5 Quick Tips for Teaching Multiple Step Math Problem Solving


If your students are like mine, you have at least a few who would be willing to give up the seat next to their best friend at lunch just to avoid math word problems. Sometimes even students with solid computation skills struggle with word problems. There are more than a few scripted methods for problem-solving with catchy acronyms, but they don’t always work for certain types of problems, making it frustrating for both students and teachers. 

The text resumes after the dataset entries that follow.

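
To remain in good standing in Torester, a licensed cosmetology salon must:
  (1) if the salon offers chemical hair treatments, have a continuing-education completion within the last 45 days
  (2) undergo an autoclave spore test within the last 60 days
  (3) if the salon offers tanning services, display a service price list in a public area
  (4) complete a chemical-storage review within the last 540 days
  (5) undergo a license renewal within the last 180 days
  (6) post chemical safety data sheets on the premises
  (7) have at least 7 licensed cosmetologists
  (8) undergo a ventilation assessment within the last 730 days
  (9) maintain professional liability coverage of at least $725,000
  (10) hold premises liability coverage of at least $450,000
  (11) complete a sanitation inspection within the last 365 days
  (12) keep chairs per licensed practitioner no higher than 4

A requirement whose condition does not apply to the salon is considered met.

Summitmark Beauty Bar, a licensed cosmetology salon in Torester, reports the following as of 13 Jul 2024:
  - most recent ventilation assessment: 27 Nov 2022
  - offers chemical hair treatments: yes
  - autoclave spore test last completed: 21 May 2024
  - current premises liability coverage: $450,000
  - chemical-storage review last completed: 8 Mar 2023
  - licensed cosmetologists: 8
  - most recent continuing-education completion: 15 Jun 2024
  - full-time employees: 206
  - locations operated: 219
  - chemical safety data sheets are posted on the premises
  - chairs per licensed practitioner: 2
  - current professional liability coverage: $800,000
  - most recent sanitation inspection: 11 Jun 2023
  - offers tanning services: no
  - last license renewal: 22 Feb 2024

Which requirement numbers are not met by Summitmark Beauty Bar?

1. condition 'offers chemical hair treatments' holds; continuing-education completion 28 days ago vs limit 45 → met
2. autoclave spore test 53 days ago vs limit 60 → met
3. condition 'offers tanning services' does not hold → requirement n/a → met
4. chemical-storage review 493 days ago vs limit 540 → met
5. license renewal 142 days ago vs limit 180 → met
6. chemical safety data sheets present → met
7. licensed cosmetologists 8 ≥ 7 → met
8. ventilation assessment 594 days ago vs limit 730 → met
9. professional liability coverage $800,000 ≥ $725,000 → met
10. premises liability coverage $450,000 ≥ $450,000 → met
11. sanitation inspection 398 days ago vs limit 365 → not met
12. chairs per licensed practitioner 2 ≤ 4 → met
Not met: 11

11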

Luckily, there are some tried and true tips that can help students persevere while solving complex word problems and even begin to love math word problems. Here are 5 tips you can use with your students tomorrow for any problem students may encounter. Problem solved, lunch seat saved!

 


1. Turn the Frown Upside Down

 

If there is any possible way to make the word problems feel more like freshly baked cookies than canned dog food, do that first. Many students think word problems are boring or unrelatable. Perhaps you have to use the math curriculum as mandated by your district. Make that curriculum work for you and your kids, by letting students use the same numbers from the book's problems, but work in pairs to write their own scenario that’s more interesting for your students. Students can use topics related to their interests, current school events happening like a fall festival, or something related to an upcoming local sporting event. After a few practice rounds together, your students will enjoy coming up with problems on their own. 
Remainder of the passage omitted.